Bad Carb-ma. What did I ever do to you, carbohydrates? You were my secret lover for most of my teenage years. I worshipped you in all your forms: rice, pizza, donuts, ice cream, errant sugar packets at restaurants. Sure, we had a bit of a falling out a couple years ago, and when you saw me again, I was looking fitter and thinner and happier, but it was a trial separation. You knew that, right? Now I’m lifting weights and trying to build muscle and I need you again. I need your energy and your structure. And what do you do, when I’m relying on you the most? Bypass my muscles, go straight to my liver, and get converted into fat. Are you *trying* to make me leave you again?
It’s been a week-and-a-half into The Body by Science workout plan, and I guess I’m seeing some results. My shirts are fitting a bit tighter. My body fat is wavering a little bit, but I guess I see the same amount of muscle definition as when I started (more on this later). And picking The Terrorist up (literally, not figuratively) seems much easier than it did two weeks ago. Still, the authors of the book conveniently predicted my frustrations at seeing steady but very slow results, and urge trainees to stick with it for at least a couple months, to make smart food choices, and to track progress on actual performance, assuming that with added capacity will come added muscle mass.
Me: “It seems kind-of gimmicky.”
The Terrorist: “Ya think? I want to work out for 12 minutes a week and look like a fitness model, too, where do I sign up?”
Eating’s been the big conundrum, and as many of us know, nutrition is 80-90% of changing your body composition. I try to save my carb binges for my workout days, on which I shovel down potatoes and chicken breasts and milk like nobody’s business, old school bodybuilder style. The rest of the week? Pretty low on carbs, pretty high on fat. I’m eating pats of butter for fun. And then I wonder about the old-time strongmen who got big and strong without worrying about carb ratios and protein cycling, just lifting heavy shit and chowing down on big steaks when they were done.
Maybe that’s my ticket to reaching the real goals of my workouts, which is to get stronger and put on some muscle, without getting flabby in the meantime. The Terrorist suggests: “You should do some yoga with me. So your joints don’t get all stiff.” So I did, on Sunday, the worst case scenario being that I get to see the girl drenched in sweat, bending herself into impossibly sexy positions. Which happened as predicted, while I downward-dogged through gritted teeth, a spastic hamstring and aching quadriceps. It’s been three days and I still can’t walk straight. Am I trying it again this coming Sunday? Probably. It’s a lot less creepy than going to a yoga class by myself, that’s for sure.
(This is as flexible as I get…)
So the plan for the coming two weeks: two more Body-by-Science lifts, lots of calories from fats and protein (2500-3000 a day), about 100 grams of carbs a day on “rest days” and up to 300-400 on training days.
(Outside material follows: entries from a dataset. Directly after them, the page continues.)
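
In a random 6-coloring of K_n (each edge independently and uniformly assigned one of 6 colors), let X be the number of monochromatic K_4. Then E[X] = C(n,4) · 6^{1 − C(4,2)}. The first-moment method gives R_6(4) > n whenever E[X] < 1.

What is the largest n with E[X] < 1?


We need C(n, 4) · 6^{1 − 6} < 1, i.e. C(n, 4) < 6^{6 − 1} = 7776.
Check values of n near the boundary:
  n = 16: C(16, 4) = 1820; 1820 < 7776? YES
  n = 17: C(17, 4) = 2380; 2380 < 7776? YES
  n = 18: C(18, 4) = 3060; 3060 < 7776? YES
  n = 19: C(19, 4) = 3876; 3876 < 7776? YES
  n = 20: C(20, 4) = 4845; 4845 < 7776? YES
  n = 21: C(21, 4) = 5985; 5985 < 7776? YES
  n = 22: C(22, 4) = 7315; 7315 < 7776? YES
  n = 23: C(23, 4) = 8855; 8855 < 7776? NO
  n = 24: C(24, 4) = 10626; 10626 < 7776? NO
  n = 25: C(25, 4) = 12650; 12650 < 7776? NO
The largest n with C(n, 4) < 7776 is n = 22 (where E[X] = 7315/7776 ≈ 0.94072). Hence R_6(4) > 22, i.e. R_6(4) ≥ 23.

Largest n = 22; hence R_6(4) > 22.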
I’m up to 170 lbs, probably around the same body fat as a few weeks ago, and I’d like to stay there as far as weight goes, but who knows? My diet really has been pretty awful and inconsistent, about 75% of my meals are “paleo-friendly”, and I munch on something sugary 2 days a week, so I’d like to tighten that up.
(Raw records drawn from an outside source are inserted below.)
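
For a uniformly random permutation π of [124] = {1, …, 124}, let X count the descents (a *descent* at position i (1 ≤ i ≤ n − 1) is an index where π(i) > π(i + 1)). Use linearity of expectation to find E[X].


Write X = Σ X_I over i = 1, …, 123, with X_I the indicator of one descent.
There are 123 indicators.
For each fixed i, the pair (π(i), π(i+1)) is a uniformly random ordered pair of distinct values from {1, …, 124}; by symmetry P[π(i) > π(i+1)] = 1/2.
By linearity: E[X] = 123 · (1/2) = (124 − 1) · (1/2) = 123/2 ≈ 61.5000.

E[X] = 123/2 = 61.5000.


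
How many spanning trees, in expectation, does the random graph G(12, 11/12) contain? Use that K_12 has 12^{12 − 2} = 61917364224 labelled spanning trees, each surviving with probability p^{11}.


K_12 has 12^{12 − 2} = 61917364224 labelled spanning trees.
For each such spanning tree H, let X_H = 1 if all 11 edges of H are present in G. Then P[X_H = 1] = p^{11} = (11/12)^{11} = 285311670611/743008370688.
By linearity: E[X] = Σ_H E[X_H] = 61917364224 · p^{11} = 61917364224 · 285311670611/743008370688 = 285311670611/12.
Numerically: E[X] ≈ 2.3776e+10.

E[X] = 61917364224 · (11/12)^{11} = 285311670611/12 ≈ 2.3776e+10.


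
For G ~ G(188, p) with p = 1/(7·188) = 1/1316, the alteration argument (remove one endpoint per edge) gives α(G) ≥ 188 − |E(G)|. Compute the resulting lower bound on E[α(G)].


E[|E(G)|] = C(188, 2)·p = 17578 · (1/1316) = 187/14.
E[α(G)] ≥ n − E[|E(G)|] = 188 − 187/14 = 2445/14.
Numerically: ≈ 174.642857.
(This is only a lower bound; the true E[α(G)] may be larger.)

E[α(G)] ≥ 2445/14 ≈ 174.642857.


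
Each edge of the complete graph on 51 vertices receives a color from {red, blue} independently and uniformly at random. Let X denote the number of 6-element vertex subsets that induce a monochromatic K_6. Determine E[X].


Let X = Σ_S X_S over the C(51, 6) = 18009460 subsets S of size 6, where X_S = 1 if the K_6 on S is monochromatic.
For a fixed S, the K_6 on S has C(6, 2) = 15 edges. P[all 15 edges red] = (1/2)^15, and likewise for blue, so P[monochromatic] = 2·(1/2)^15 = 2^{1 − 15} = 1/16384.
Summing: E[X] = C(51, 6) · 2^{1 − 15} = 18009460 · 1/16384 = 4502365/4096.
Numerically: E[X] ≈ 1099.2102.

E[X] = C(51,6)·2^(1−C(6,2)) = 4502365/4096 ≈ 1099.2102.


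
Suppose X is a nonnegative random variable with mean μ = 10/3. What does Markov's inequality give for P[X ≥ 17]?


μ = E[X] = 10/3, a = 17.
Markov: P[X ≥ 17] ≤ μ/a = (10/3)/17 = 10/51.
Numerically: ≈ 0.19608.
(Since a = 17 > μ = 3.33333, the bound 10/51 is < 1 and informative.)

P[X ≥ 17] ≤ 10/51 ≈ 0.19608.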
Or I could just lighten up and stop trying to tinker with my perceived flaws all the damn time. But come on, you forget who’s writing this… No, in truth, I’m happy and calm and serene for the first time in a while, and every day that goes by with The Terrorist makes me feel closer to her and less worried about acting stupid or imperfect in front of her, so long as I’m showing her my true uncensored self and sharing my passions with her. I couldn’t even tell you what number date we’re on. I stopped counting.